Technologies

Summary

Malaria remains one of the leading causes of both morbidity and mortality in the tropical and sub-tropical world. Currently, there is no malaria vaccine. This invention relates to both of these issues.

Two recombinant forms of the malaria asexual blood stage antigen Apical Membrane Antigen 1 (AMA1) were produced in Pichia pastoris using totally defined, synthetic medias and a fermentation methodology that has been reproducibly scaled over a 10-fold range to 60L. High levels of secreted recombinant protein were obtained (300mg/L secreted protein in the supernatant, and >50mg/L final purified bulk protein), and a purification strategy developed to remove Host cell-derived lipids.
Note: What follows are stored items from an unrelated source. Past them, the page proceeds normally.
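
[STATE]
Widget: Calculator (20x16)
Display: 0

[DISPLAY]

                   0
┌───┬───┬───┬───┐   
│ 7 │ 8 │ 9 │ ÷ │   
├───┼───┼───┼───┤   
│ 4 │ 5 │ 6 │ × │   
├───┼───┼───┼───┤   
│ 1 │ 2 │ 3 │ - │   
├───┼───┼───┼───┤   
│ 0 │ . │ = │ + │   
├───┼───┼───┼───┤   
│ C │ MC│ MR│ M+│   
└───┴───┴───┴───┘   
                    
                    
                    
                    


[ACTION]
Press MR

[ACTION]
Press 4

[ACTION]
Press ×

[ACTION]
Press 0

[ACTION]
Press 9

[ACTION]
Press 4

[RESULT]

                  94
┌───┬───┬───┬───┐   
│ 7 │ 8 │ 9 │ ÷ │   
├───┼───┼───┼───┤   
│ 4 │ 5 │ 6 │ × │   
├───┼───┼───┼───┤   
│ 1 │ 2 │ 3 │ - │   
├───┼───┼───┼───┤   
│ 0 │ . │ = │ + │   
├───┼───┼───┼───┤   
│ C │ MC│ MR│ M+│   
└───┴───┴───┴───┘   
                    
                    
                    
                    


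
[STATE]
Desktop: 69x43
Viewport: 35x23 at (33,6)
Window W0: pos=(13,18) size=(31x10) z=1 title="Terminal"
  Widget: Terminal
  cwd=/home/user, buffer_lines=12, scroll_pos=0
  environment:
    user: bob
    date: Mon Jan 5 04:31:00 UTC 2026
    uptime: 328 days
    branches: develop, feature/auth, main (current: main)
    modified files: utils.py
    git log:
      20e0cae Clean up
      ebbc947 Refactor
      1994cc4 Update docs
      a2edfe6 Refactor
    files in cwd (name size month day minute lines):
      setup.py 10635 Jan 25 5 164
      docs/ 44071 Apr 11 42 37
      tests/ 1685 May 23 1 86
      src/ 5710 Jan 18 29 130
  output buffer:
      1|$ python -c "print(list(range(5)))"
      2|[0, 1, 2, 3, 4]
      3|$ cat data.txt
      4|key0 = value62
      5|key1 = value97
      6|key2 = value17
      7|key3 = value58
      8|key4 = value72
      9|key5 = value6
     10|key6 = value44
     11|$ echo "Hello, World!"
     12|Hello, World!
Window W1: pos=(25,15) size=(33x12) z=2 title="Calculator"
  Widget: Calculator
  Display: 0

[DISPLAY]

                                   
                                   
                                   
                                   
                                   
                                   
                                   
                                   
                                   
━━━━━━━━━━━━━━━━━━━━━━━━┓          
ator                    ┃          
────────────────────────┨          
                       0┃          
─┬───┬───┐              ┃          
 │ 9 │ ÷ │              ┃          
─┼───┼───┤              ┃          
 │ 6 │ × │              ┃          
─┼───┼───┤              ┃          
 │ 3 │ - │              ┃          
─┴───┴───┘              ┃          
━━━━━━━━━━━━━━━━━━━━━━━━┛          
━━━━━━━━━━┛                        
                                   


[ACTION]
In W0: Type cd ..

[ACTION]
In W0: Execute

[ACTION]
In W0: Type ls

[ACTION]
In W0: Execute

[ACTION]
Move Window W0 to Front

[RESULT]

                                   
                                   
                                   
                                   
                                   
                                   
                                   
                                   
                                   
━━━━━━━━━━━━━━━━━━━━━━━━┓          
ator                    ┃          
────────────────────────┨          
━━━━━━━━━━┓            0┃          
          ┃             ┃          
──────────┨             ┃          
          ┃             ┃          
          ┃             ┃          
          ┃             ┃          
          ┃             ┃          
sts/  src/┃             ┃          
          ┃━━━━━━━━━━━━━┛          
━━━━━━━━━━┛                        
                                   


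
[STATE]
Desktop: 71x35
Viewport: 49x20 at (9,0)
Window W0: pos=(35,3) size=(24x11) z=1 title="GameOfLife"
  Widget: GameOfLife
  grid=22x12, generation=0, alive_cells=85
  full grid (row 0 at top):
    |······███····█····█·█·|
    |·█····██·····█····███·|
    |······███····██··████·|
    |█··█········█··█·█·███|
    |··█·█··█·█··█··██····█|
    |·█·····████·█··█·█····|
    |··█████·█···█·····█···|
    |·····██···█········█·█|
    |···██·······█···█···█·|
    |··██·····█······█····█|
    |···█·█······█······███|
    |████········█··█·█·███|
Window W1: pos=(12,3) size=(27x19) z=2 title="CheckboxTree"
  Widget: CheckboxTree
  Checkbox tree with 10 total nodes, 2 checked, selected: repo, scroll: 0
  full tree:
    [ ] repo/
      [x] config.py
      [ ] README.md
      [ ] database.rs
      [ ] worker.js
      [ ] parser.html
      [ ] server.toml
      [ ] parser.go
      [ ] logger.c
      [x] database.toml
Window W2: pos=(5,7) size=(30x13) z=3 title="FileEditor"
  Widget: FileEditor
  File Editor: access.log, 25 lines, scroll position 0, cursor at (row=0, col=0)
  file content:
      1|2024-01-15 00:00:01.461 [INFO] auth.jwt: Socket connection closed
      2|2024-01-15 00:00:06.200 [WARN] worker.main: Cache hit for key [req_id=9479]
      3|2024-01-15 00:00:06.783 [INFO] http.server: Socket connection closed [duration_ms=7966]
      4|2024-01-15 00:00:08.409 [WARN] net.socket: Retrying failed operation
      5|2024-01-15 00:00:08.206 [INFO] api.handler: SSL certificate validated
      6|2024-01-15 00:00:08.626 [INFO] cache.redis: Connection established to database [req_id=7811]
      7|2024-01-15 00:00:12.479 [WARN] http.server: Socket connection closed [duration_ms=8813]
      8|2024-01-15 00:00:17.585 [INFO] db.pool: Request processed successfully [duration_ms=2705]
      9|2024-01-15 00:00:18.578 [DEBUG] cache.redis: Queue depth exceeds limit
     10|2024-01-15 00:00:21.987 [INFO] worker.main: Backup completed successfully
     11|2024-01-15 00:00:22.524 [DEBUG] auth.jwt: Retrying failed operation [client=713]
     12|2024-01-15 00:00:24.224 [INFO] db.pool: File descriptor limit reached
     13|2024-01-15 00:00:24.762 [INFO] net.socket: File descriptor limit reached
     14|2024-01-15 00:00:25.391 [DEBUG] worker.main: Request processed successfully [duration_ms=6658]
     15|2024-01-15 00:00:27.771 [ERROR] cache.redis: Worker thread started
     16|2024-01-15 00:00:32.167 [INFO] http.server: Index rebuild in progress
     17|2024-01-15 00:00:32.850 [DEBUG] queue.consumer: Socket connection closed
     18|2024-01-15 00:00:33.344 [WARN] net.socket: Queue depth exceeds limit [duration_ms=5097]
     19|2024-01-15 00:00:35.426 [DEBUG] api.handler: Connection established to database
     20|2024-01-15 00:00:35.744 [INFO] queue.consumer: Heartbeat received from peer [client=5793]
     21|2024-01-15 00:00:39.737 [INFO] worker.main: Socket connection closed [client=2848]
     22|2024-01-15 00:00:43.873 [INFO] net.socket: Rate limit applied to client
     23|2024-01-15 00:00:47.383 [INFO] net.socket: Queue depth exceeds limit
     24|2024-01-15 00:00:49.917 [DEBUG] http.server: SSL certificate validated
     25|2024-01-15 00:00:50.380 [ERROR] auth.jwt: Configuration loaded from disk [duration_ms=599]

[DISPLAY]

                                                 
                                                 
                                                 
   ┏━━━━━━━━━━━━━━━━━━━━━━━━━┓━━━━━━━━━━━━━━━━━━━
   ┃ CheckboxTree            ┃meOfLife           
   ┠─────────────────────────┨───────────────────
   ┃>[-] repo/               ┃: 0                
━━━━━━━━━━━━━━━━━━━━━━━━━┓   ┃█········█··█·█·███
leEditor                 ┃   ┃·█··█·█··█··██····█
─────────────────────────┨   ┃····████·█··█·█····
4-01-15 00:00:01.461 [IN▲┃   ┃████·█···█·····█···
4-01-15 00:00:06.200 [WA█┃   ┃··██···█········█·█
4-01-15 00:00:06.783 [IN░┃   ┃██·······█···█···█·
4-01-15 00:00:08.409 [WA░┃   ┃━━━━━━━━━━━━━━━━━━━
4-01-15 00:00:08.206 [IN░┃   ┃                   
4-01-15 00:00:08.626 [IN░┃   ┃                   
4-01-15 00:00:12.479 [WA░┃   ┃                   
4-01-15 00:00:17.585 [IN░┃   ┃                   
4-01-15 00:00:18.578 [DE▼┃   ┃                   
━━━━━━━━━━━━━━━━━━━━━━━━━┛   ┃                   


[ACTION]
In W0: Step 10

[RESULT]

                                                 
                                                 
                                                 
   ┏━━━━━━━━━━━━━━━━━━━━━━━━━┓━━━━━━━━━━━━━━━━━━━
   ┃ CheckboxTree            ┃meOfLife           
   ┠─────────────────────────┨───────────────────
   ┃>[-] repo/               ┃: 10               
━━━━━━━━━━━━━━━━━━━━━━━━━┓   ┃···█··█······████··
leEditor                 ┃   ┃█···██·······████··
─────────────────────────┨   ┃██·················
4-01-15 00:00:01.461 [IN▲┃   ┃·█·················
4-01-15 00:00:06.200 [WA█┃   ┃·██········██······
4-01-15 00:00:06.783 [IN░┃   ┃██·········██······
4-01-15 00:00:08.409 [WA░┃   ┃━━━━━━━━━━━━━━━━━━━
4-01-15 00:00:08.206 [IN░┃   ┃                   
4-01-15 00:00:08.626 [IN░┃   ┃                   
4-01-15 00:00:12.479 [WA░┃   ┃                   
4-01-15 00:00:17.585 [IN░┃   ┃                   
4-01-15 00:00:18.578 [DE▼┃   ┃                   
━━━━━━━━━━━━━━━━━━━━━━━━━┛   ┃                   


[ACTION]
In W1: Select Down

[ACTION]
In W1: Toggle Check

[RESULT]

                                                 
                                                 
                                                 
   ┏━━━━━━━━━━━━━━━━━━━━━━━━━┓━━━━━━━━━━━━━━━━━━━
   ┃ CheckboxTree            ┃meOfLife           
   ┠─────────────────────────┨───────────────────
   ┃ [-] repo/               ┃: 10               
━━━━━━━━━━━━━━━━━━━━━━━━━┓   ┃···█··█······████··
leEditor                 ┃   ┃█···██·······████··
─────────────────────────┨   ┃██·················
4-01-15 00:00:01.461 [IN▲┃   ┃·█·················
4-01-15 00:00:06.200 [WA█┃   ┃·██········██······
4-01-15 00:00:06.783 [IN░┃   ┃██·········██······
4-01-15 00:00:08.409 [WA░┃   ┃━━━━━━━━━━━━━━━━━━━
4-01-15 00:00:08.206 [IN░┃   ┃                   
4-01-15 00:00:08.626 [IN░┃   ┃                   
4-01-15 00:00:12.479 [WA░┃   ┃                   
4-01-15 00:00:17.585 [IN░┃   ┃                   
4-01-15 00:00:18.578 [DE▼┃   ┃                   
━━━━━━━━━━━━━━━━━━━━━━━━━┛   ┃                   


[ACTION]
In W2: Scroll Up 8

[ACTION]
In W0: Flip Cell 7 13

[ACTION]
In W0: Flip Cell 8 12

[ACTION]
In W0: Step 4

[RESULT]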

Highly purified forms of both types of AMA1 produced appear to produce antibodies in vivo in rabbits that block homologous parasites from invading red blood cells in vitro . The combination of the two allelic forms made appears potent at inducing antibodies capable of blocking the invasion of many heterologous parasite strains in vitro , suggesting that the combination of these two alleles of AMA1 will provide sufficient coverage from the diverse field populations of parasites. One of the two AMA1's, based on the FVO allelic variant of AMA1, was emulsified with complete and incomplete Freund's adjuvant.

Vaccination of highly susceptible Aotus vociferans monkeys with this formulation conferred significant protection from a subsequent lethal challenge with the virulent FVO Plasmodium falciparum parasite. Five of eight animals whose primary immune response was directed against AMA1 were completely protected. These two recombinant forms of AMA1 may be an effective malaria vaccine. The production and purification methodologies may be suitable to other therapeutic proteins where large-scale, inexpensive production methodologies are required.